The brief detailed the defendant’s assessment of the merits of the plaintiff’s claim and the reasons why it didn’t think the claim would be successful. Therefore, the defendant concluded that it was not willing to pay anything to settle the case.

The court commented that all defendants are entitled to take their case to trial if they wish, and to accept the risk of damages and an award of costs if they lose. An unwillingness to settle is not the same thing as a failure or refusal to mediate in good faith.

[34] Whether or not the court ultimately agreed with the defendant’s assessment is immaterial to the court’s assessment of the defendant’s bona fides approach to the mediation. The mediation brief reflected a meaningful participation in the process by the defendant. Even if a settlement of the claim was not forthcoming, it enabled the plaintiff to obtain an understanding of the defendant’s position and the reasons for that position. That outcome, while obviously not optimal for the plaintiff, was nonetheless meaningful as it allowed the plaintiff to review his risks and trial strategy and approach. The defendant came to the mediation and explained the reasons for which it concluded that the claim would not succeed. Accordingly, I am unable to agree with the plaintiff’s contention that the defendant’s conduct in the mediation was contrary to the requirements of s.258.6 of the Insurance Act, such that it ought to attract punitive cost sanctions against the defendant.

As the court noted, it’s ironic that the defendant so strongly opposed disclosure of its mediation brief, when the brief itself demonstrated its willingness to engage in mediation – though not to put any money on the table.

This decision stands in stark contrast to previous cases where insurers have faced serious cost consequences for refusing to mediate at all. See for example, the Court of Appeal’s decision in Keam v. Caddey 2010 ONCA 0565, where the defendant refused to mediate on the grounds that the plaintiff’s claim did not meet the statutory threshold for damages. The plaintiff was successful at trial and was awarded substantial damages, however, the trial judge declined to award additional costs because the defendant put forward a “genuinely available position” to deny liability. The Court of Appeal said that reasoning was wrong and awarded an additional $40,000 in costs to “reflect the censure of the court and to provide an appropriately significant recovery [for the plaintiff].” (para. 32)

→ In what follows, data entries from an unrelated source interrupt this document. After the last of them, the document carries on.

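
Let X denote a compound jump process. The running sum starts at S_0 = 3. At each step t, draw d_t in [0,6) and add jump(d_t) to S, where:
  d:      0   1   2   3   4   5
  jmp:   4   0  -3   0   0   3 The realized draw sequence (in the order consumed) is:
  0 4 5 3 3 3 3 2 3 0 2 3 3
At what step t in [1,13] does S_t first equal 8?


11

t=0: S=3, d=0, jump=4, S_1=7
t=1: S=7, d=4, jump=0, S_2=7
t=2: S=7, d=5, jump=3, S_3=10
t=3: S=10, d=3, jump=0, S_4=10
t=4: S=10, d=3, jump=0, S_5=10
t=5: S=10, d=3, jump=0, S_6=10
t=6: S=10, d=3, jump=0, S_7=10
t=7: S=10, d=2, jump=-3, S_8=7
t=8: S=7, d=3, jump=0, S_9=7
t=9: S=7, d=0, jump=4, S_10=11
t=10: S=11, d=2, jump=-3, S_11=8
t=11: S=8, d=3, jump=0, S_12=8
t=12: S=8, d=3, jump=0, S_13=8


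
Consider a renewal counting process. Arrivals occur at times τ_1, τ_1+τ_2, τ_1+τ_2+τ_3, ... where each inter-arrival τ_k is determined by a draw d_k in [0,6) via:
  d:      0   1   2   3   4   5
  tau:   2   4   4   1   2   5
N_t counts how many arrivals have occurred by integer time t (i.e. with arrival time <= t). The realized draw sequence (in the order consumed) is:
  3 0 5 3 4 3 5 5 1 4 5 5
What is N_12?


draw d_1=3: τ_1=1, arrival time A_1=1
draw d_2=0: τ_2=2, arrival time A_2=3
draw d_3=5: τ_3=5, arrival time A_3=8
draw d_4=3: τ_4=1, arrival time A_4=9
draw d_5=4: τ_5=2, arrival time A_5=11
draw d_6=3: τ_6=1, arrival time A_6=12
draw d_7=5: τ_7=5, arrival time A_7=17
draw d_8=5: τ_8=5, arrival time A_8=22
draw d_9=1: τ_9=4, arrival time A_9=26
draw d_10=4: τ_10=2, arrival time A_10=28
draw d_11=5: τ_11=5, arrival time A_11=33
draw d_12=5: τ_12=5, arrival time A_12=38
N_t over t=0..12: 0:0 1:1 2:1 3:2 4:2 5:2 6:2 7:2 8:3 9:4 10:4 11:5 12:6

6


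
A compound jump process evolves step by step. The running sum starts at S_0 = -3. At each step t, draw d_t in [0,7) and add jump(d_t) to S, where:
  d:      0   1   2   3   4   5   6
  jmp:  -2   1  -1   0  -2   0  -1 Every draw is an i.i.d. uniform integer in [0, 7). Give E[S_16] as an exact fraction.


-101/7

Outcome values over d=0..6: [-2, 1, -1, 0, -2, 0, -1]
Σy = -5, Σy² = 11, M = 7
μ = -5/7 = -5/7,  σ² = 11/7 − (-5/7)² = 52/49
E[S_16] = -3 + 16·(-5/7) = -101/7


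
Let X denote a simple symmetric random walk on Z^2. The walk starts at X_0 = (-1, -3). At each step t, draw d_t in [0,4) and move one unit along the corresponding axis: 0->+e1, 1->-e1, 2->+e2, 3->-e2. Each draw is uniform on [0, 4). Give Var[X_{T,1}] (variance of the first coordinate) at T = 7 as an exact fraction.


Outcome values over d=0..3: [1, -1, 0, 0]
Σy = 0, Σy² = 2, M = 4
μ = 0/4 = 0,  σ² = 2/4 − (0)² = 1/2
Independent increments: Var[X_7] = 7·σ² = 7·(1/2) = 7/2

7/2


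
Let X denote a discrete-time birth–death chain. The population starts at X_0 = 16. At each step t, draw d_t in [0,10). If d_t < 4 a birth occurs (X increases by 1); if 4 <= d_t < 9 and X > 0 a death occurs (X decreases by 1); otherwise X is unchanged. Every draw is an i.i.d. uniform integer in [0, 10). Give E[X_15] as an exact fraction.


X can drop by at most 1 per step and X_0 = 16 > T = 15, so X_t >= 16 − t >= 1 > 0 for every t <= 15: the floor at 0 (the 'and X > 0' condition) never binds. Hence X_15 = X_0 + Σ_{t<15} Y_t with i.i.d. increments Y_t = y(d_t) ∈ {+1, −1, 0}.
Outcome values over d=0..9: [1, 1, 1, 1, -1, -1, -1, -1, -1, 0]
Σy = -1, Σy² = 9, M = 10
μ = -1/10 = -1/10,  σ² = 9/10 − (-1/10)² = 89/100
E[X_15] = 16 + 15·(-1/10) = 29/2

29/2


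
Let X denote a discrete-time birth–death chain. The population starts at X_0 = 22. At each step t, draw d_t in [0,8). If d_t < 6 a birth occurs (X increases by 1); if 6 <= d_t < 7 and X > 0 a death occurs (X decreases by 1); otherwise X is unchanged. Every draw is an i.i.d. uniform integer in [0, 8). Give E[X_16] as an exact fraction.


X can drop by at most 1 per step and X_0 = 22 > T = 16, so X_t >= 22 − t >= 6 > 0 for every t <= 16: the floor at 0 (the 'and X > 0' condition) never binds. Hence X_16 = X_0 + Σ_{t<16} Y_t with i.i.d. increments Y_t = y(d_t) ∈ {+1, −1, 0}.
Outcome values over d=0..7: [1, 1, 1, 1, 1, 1, -1, 0]
Σy = 5, Σy² = 7, M = 8
μ = 5/8 = 5/8,  σ² = 7/8 − (5/8)² = 31/64
E[X_16] = 22 + 16·(5/8) = 32

32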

Though not mentioned by the court in the Dimopoulos decision, I also find it ironic that the result once again demonstrates the merits of a mediated solution to such claims. Although the plaintiff was successful at trial, and ultimately awarded costs as well, it was only a partial indemnity. Therefore, while the case cost the defendant more than $140,000 due to its refusal to settle – not to mention defendant’s own legal fees which must have been considerable – it appears that at the end of the day, the plaintiff gets very little of that amount.

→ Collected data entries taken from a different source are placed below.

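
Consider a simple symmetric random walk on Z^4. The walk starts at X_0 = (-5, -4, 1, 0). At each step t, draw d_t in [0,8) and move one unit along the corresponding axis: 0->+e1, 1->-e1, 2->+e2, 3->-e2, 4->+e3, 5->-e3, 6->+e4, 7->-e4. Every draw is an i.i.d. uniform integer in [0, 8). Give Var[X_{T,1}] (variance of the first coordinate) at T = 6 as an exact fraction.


Outcome values over d=0..7: [1, -1, 0, 0, 0, 0, 0, 0]
Σy = 0, Σy² = 2, M = 8
μ = 0/8 = 0,  σ² = 2/8 − (0)² = 1/4
Independent increments: Var[X_6] = 6·σ² = 6·(1/4) = 3/2

3/2


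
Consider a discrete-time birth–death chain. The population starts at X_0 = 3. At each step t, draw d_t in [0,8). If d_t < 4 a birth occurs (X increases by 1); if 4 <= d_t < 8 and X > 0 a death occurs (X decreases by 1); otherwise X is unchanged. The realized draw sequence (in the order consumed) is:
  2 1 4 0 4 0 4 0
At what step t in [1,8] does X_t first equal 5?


2

t=0: X=3, d=2 → birth, X_1=4
t=1: X=4, d=1 → birth, X_2=5
t=2: X=5, d=4 → death, X_3=4
t=3: X=4, d=0 → birth, X_4=5
t=4: X=5, d=4 → death, X_5=4
t=5: X=4, d=0 → birth, X_6=5
t=6: X=5, d=4 → death, X_7=4
t=7: X=4, d=0 → birth, X_8=5


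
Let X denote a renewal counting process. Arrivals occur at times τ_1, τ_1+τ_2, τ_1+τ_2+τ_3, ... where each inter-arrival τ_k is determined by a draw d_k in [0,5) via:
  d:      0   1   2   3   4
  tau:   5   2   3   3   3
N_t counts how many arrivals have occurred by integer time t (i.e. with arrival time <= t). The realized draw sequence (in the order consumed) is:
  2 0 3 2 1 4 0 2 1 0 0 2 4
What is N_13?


draw d_1=2: τ_1=3, arrival time A_1=3
draw d_2=0: τ_2=5, arrival time A_2=8
draw d_3=3: τ_3=3, arrival time A_3=11
draw d_4=2: τ_4=3, arrival time A_4=14
draw d_5=1: τ_5=2, arrival time A_5=16
draw d_6=4: τ_6=3, arrival time A_6=19
draw d_7=0: τ_7=5, arrival time A_7=24
draw d_8=2: τ_8=3, arrival time A_8=27
draw d_9=1: τ_9=2, arrival time A_9=29
draw d_10=0: τ_10=5, arrival time A_10=34
draw d_11=0: τ_11=5, arrival time A_11=39
draw d_12=2: τ_12=3, arrival time A_12=42
draw d_13=4: τ_13=3, arrival time A_13=45
N_t over t=0..13: 0:0 1:0 2:0 3:1 4:1 5:1 6:1 7:1 8:2 9:2 10:2 11:3 12:3 13:3

3


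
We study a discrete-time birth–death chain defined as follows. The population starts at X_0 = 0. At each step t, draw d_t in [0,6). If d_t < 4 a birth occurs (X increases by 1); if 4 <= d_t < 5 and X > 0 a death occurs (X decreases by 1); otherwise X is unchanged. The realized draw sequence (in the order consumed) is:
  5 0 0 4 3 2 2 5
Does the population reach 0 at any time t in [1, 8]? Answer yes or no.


yes

t=0: X=0, d=5 → hold, X_1=0
t=1: X=0, d=0 → birth, X_2=1
t=2: X=1, d=0 → birth, X_3=2
t=3: X=2, d=4 → death, X_4=1
t=4: X=1, d=3 → birth, X_5=2
t=5: X=2, d=2 → birth, X_6=3
t=6: X=3, d=2 → birth, X_7=4
t=7: X=4, d=5 → hold, X_8=4


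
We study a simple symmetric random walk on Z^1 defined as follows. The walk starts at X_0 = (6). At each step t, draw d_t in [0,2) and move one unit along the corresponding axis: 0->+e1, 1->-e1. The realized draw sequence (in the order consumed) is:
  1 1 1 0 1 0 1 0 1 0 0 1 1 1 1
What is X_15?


(1)

t=0: X=(6), d=1 → -e1, X_1=(5)
t=1: X=(5), d=1 → -e1, X_2=(4)
t=2: X=(4), d=1 → -e1, X_3=(3)
t=3: X=(3), d=0 → +e1, X_4=(4)
t=4: X=(4), d=1 → -e1, X_5=(3)
t=5: X=(3), d=0 → +e1, X_6=(4)
t=6: X=(4), d=1 → -e1, X_7=(3)
t=7: X=(3), d=0 → +e1, X_8=(4)
t=8: X=(4), d=1 → -e1, X_9=(3)
t=9: X=(3), d=0 → +e1, X_10=(4)
t=10: X=(4), d=0 → +e1, X_11=(5)
t=11: X=(5), d=1 → -e1, X_12=(4)
t=12: X=(4), d=1 → -e1, X_13=(3)
t=13: X=(3), d=1 → -e1, X_14=(2)
t=14: X=(2), d=1 → -e1, X_15=(1)


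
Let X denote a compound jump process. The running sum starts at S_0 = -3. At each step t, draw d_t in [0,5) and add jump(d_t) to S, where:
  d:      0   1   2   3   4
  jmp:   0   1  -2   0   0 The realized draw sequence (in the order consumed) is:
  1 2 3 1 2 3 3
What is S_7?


-5

t=0: S=-3, d=1, jump=1, S_1=-2
t=1: S=-2, d=2, jump=-2, S_2=-4
t=2: S=-4, d=3, jump=0, S_3=-4
t=3: S=-4, d=1, jump=1, S_4=-3
t=4: S=-3, d=2, jump=-2, S_5=-5
t=5: S=-5, d=3, jump=0, S_6=-5
t=6: S=-5, d=3, jump=0, S_7=-5


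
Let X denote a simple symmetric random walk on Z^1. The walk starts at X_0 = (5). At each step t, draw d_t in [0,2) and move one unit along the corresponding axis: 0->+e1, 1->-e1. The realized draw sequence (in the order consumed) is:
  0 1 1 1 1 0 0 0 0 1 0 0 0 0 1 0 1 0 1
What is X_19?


t=0: X=(5), d=0 → +e1, X_1=(6)
t=1: X=(6), d=1 → -e1, X_2=(5)
t=2: X=(5), d=1 → -e1, X_3=(4)
t=3: X=(4), d=1 → -e1, X_4=(3)
t=4: X=(3), d=1 → -e1, X_5=(2)
t=5: X=(2), d=0 → +e1, X_6=(3)
t=6: X=(3), d=0 → +e1, X_7=(4)
t=7: X=(4), d=0 → +e1, X_8=(5)
t=8: X=(5), d=0 → +e1, X_9=(6)
t=9: X=(6), d=1 → -e1, X_10=(5)
t=10: X=(5), d=0 → +e1, X_11=(6)
t=11: X=(6), d=0 → +e1, X_12=(7)
t=12: X=(7), d=0 → +e1, X_13=(8)
t=13: X=(8), d=0 → +e1, X_14=(9)
t=14: X=(9), d=1 → -e1, X_15=(8)
t=15: X=(8), d=0 → +e1, X_16=(9)
t=16: X=(9), d=1 → -e1, X_17=(8)
t=17: X=(8), d=0 → +e1, X_18=(9)
t=18: X=(9), d=1 → -e1, X_19=(8)

(8)


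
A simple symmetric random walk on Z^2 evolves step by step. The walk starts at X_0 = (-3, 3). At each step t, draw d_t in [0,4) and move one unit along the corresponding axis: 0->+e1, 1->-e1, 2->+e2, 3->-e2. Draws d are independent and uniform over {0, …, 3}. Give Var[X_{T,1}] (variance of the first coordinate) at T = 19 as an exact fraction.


19/2

Outcome values over d=0..3: [1, -1, 0, 0]
Σy = 0, Σy² = 2, M = 4
μ = 0/4 = 0,  σ² = 2/4 − (0)² = 1/2
Independent increments: Var[X_19] = 19·σ² = 19·(1/2) = 19/2


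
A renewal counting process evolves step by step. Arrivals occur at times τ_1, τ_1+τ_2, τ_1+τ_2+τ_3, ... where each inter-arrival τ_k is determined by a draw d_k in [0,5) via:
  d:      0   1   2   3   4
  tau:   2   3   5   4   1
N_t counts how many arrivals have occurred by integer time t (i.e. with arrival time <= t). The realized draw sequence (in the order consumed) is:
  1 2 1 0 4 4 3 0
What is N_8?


draw d_1=1: τ_1=3, arrival time A_1=3
draw d_2=2: τ_2=5, arrival time A_2=8
draw d_3=1: τ_3=3, arrival time A_3=11
draw d_4=0: τ_4=2, arrival time A_4=13
draw d_5=4: τ_5=1, arrival time A_5=14
draw d_6=4: τ_6=1, arrival time A_6=15
draw d_7=3: τ_7=4, arrival time A_7=19
draw d_8=0: τ_8=2, arrival time A_8=21
N_t over t=0..8: 0:0 1:0 2:0 3:1 4:1 5:1 6:1 7:1 8:2

2


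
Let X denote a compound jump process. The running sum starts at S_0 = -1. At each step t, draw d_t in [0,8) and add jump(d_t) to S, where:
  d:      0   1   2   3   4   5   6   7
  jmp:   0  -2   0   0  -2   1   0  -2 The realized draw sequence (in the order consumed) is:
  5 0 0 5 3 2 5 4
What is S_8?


t=0: S=-1, d=5, jump=1, S_1=0
t=1: S=0, d=0, jump=0, S_2=0
t=2: S=0, d=0, jump=0, S_3=0
t=3: S=0, d=5, jump=1, S_4=1
t=4: S=1, d=3, jump=0, S_5=1
t=5: S=1, d=2, jump=0, S_6=1
t=6: S=1, d=5, jump=1, S_7=2
t=7: S=2, d=4, jump=-2, S_8=0

0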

I can understand an insurer’s reasons for adopting a tough stand on what it considers to be frivolous or nuisance claims, but in this case that seems to have been taken too far.

Recently, I’ve been giving a series of CLE presentations to in-house counsel on the lawyer’s duty to encourage settlement of legal disputes and to recommend alternative dispute resolution – Rule 3.2-4 of the Federation of Law Societies of Canada Model Code of Professional Conduct. Of course, this must be balanced against counsel’s duty of zealous advocacy (Rule 5.1). It is always a difficult balance to find.

As this and other cases show, the positive obligations to consider settlement and engage in mediation require parties and counsel to do so in good faith, but not necessarily to compromise their legal position, no matter how wrong it may ultimately be.